Beberapa hal unik tentang Snapchat sebagai jejaring sosial, termasuk filter geografis. Sekarang, Snapchat tidak akan membiarkan Anda membuat filter geografis untuk bisnis Anda, tetapi mereka akan memungkinkan Anda membuat filter geografis untuk area Anda. Proses ini benar-benar gratis dan berlangsung tanpa batas, yang berarti bahwa setiap kali seseorang mendatangi Anda, mereka dapat menggunakan geofilter Anda saat Snapchatting teman-teman Anda, pada akhirnya mengarahkan lebih banyak lalu lintas ke lingkungan Anda dan, semoga, bar Anda. Gabungkan ini dengan promosi (Jepret kami gambar dengan geofilter dan masukkan untuk memenangkan minuman gratis, dll.) Dan Anda bisa menjadi raksasa media sosial dengan demografi ideal Anda dalam hitungan bulan.

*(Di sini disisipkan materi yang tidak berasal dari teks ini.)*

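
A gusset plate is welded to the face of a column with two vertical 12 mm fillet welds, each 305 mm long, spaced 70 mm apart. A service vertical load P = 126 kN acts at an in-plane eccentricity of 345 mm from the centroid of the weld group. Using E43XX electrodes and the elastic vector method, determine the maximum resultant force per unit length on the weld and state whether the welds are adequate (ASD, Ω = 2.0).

E43XX → F_EXX = 430 MPa.
Total weld length L_w = 610 mm. Treat welds as unit-width lines.
Polar moment about centroid: J = 2[d³/12 + d(b/2)²] = 2[305³/12 + 305×35²] = 5476000 mm³.
Direct shear f_v = P/L_w = 126×10³ / 610 = 206.6 N/mm (vertical).
Torsion M = P·e = 126×10³ × 345 = 43470000 N·mm.
Critical point at (x, y) = (35, 152.5) from centroid. f_tx = M·y/J = 1211 N/mm; f_ty = M·x/J = 277.8 N/mm.
Resultant f_max = √[f_tx² + (f_v + f_ty)²] = √[1211² + (206.6 + 277.8)²] = 1304 N/mm.
Capacity per unit length: r_n/Ω = (1/2.0) × 0.6 × 430 × (0.707 × 12) = 1094 N/mm.
1304 > 1094 → NOT adequate.

f_max ≈ 1300 N/mm; NOT adequate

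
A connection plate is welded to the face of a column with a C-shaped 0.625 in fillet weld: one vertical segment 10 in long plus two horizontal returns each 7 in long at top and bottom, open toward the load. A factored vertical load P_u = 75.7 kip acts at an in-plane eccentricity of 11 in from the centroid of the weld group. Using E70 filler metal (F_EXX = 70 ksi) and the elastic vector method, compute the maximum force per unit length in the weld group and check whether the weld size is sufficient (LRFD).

f_max ≈ 12.9 kip/in; adequate

Total weld length L_w = 24 in. Treat welds as unit-width lines.
Centroid: x̄ = 2×7×3.5 / 24 = 2.042 in from the vertical weld.
Polar moment about centroid: J = I_x + I_y = [10³/12 + 2×7×5²] + [10×2.042² + 2(7³/12 + 7×1.458²)] = 562 in³.
Direct shear f_v = P/L_w = 75.7 / 24 = 3.154 kip/in (vertical).
Torsion M = P·e = 75.7 × 11 = 832.7 kip·in.
Critical point at (x, y) = (4.958, 5) from centroid. f_tx = M·y/J = 7.409 kip/in; f_ty = M·x/J = 7.347 kip/in.
Resultant f_max = √[f_tx² + (f_v + f_ty)²] = √[7.409² + (3.154 + 7.347)²] = 12.85 kip/in.
Capacity per unit length: φr_n = 0.75 × 0.6 × 70 × (0.707 × 0.625) = 13.92 kip/in.
12.85 ≤ 13.92 → adequate.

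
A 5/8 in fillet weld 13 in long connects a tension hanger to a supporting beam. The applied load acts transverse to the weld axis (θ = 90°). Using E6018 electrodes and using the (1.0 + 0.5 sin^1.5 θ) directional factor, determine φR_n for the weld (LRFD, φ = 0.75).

φR_n ≈ 233 kip

E60XX → F_EXX = 60 ksi.
t_e = 0.707 × 0.625 = 0.4419 in; A_we = 0.4419 × 13 = 5.744 in².
Directional factor: 1.0 + 0.5 sin^1.5(90°) = 1.5.
F_nw = 0.6 × 60 × 1.5 = 54 ksi.
φR_n = 0.75 × 54 × 5.744 = 232.6 kip.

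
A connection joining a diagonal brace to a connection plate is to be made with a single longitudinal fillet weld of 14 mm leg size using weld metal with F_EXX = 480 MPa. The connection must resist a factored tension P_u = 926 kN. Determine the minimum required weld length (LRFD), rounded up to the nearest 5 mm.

L = 435 mm

Throat t_e = 0.707 × 14 = 9.898 mm.
φr_n = 0.75 × 0.6 × 480 × 9.898 × 10⁻³ = 2.138 kN/mm.
L_req = P_u / φr_n = 926 / 2.138 = 433.1 mm total.
Round up → use L = 435 mm.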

Saya juga tidak sendirian dalam hal ini. Snapchat sebenarnya punya menggunakan Geofilters untuk mencuri teknisi dari Uber, dan tebakan saya adalah bahwa mereka tidak akan berhenti di situ. Ada banyak sekali aplikasi untuk teknologi ini, Anda hanya perlu mau mencobanya.

Ini semua benar-benar bermuara pada keterlibatan. Snapchat tidak berbeda, ini hanya baru. Jika Anda memberikan pengalaman yang luar biasa kepada pengguna dan cara yang bagus untuk terhubung dan terlibat, Anda akan menang. Bagi banyak merek B2C yang ingin melibatkan orang yang lebih muda, ini adalah pilihan yang bagus… Jadi, mengapa mereka semua takut?

Jika Anda ingin mengobrol tentang Pemasaran, Teknologi, atau anak sulung mereka, Teknologi Pemasaran, saya suka berbicara. Menjaga percakapan terjadi di Twitter dan beri tahu saya apa lagi yang ingin Anda baca!

Bagaimana menurut Anda?

Situs ini menggunakan Akismet untuk mengurangi spam. Pelajari bagaimana data komentar Anda diproses.